My biggest surprise was the humidity and relentless heat that followed me nearly all the way up the trail. Most people venture this trek in the autumn or winter months, and I can easily see why. It was a really good challenge though. Eventually, your body goes into autopilot and the stairs become a pattern of slow, strong, steps taking you to a beautiful destination. You do a lot of thinking during this time as you drone onward.
It almost feels like meditation.
I thought back to friends in Canada, family across the globe, and all the hospitality I had received along the way since my departure in February. For me, this hike represented the apex of my adventures and I literally felt, "more high" with every stride.

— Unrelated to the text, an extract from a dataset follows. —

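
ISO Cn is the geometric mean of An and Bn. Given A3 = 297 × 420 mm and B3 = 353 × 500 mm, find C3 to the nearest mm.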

It gave me the chance to appreciate the people in my life as I sifted through every memory; reminiscing the laughs and tears shared over the years. It sounds a bit cliche, but climbing these mountains is a life changing experience. I felt so incredibly lucky to have had such a wonderful opportunity.
The descent down to my original starting point was quick but painful. The steps were equally as grueling as the way up. My knees began to burn by the second day, but luckily a small hot-spring wasn't too far away on our final night. Back in Pokhara, I found myself being the loudmouth telling newcomers about the hike, instead of the one listening intently. It sounded a bit like:
"Oh, you don't need a guide, I managed just fine!"
"Definitely, bring some of your own alcohol for sure."
"You don't really need a sleeping bag."
"Well, I managed Poon Hill and ABC in only 8-days. So...."
Yup, the high-altitude air had definitely gotten into my head. Good thing I had some time in Pokhara to let it all out and return to my humble backpacker-status. Pokhara is a great place to launch any adventure, but I was more interested in seeing the more traditional sights of Nepal and getting the local feel.
All it takes is one non-tourist bus ride to find it.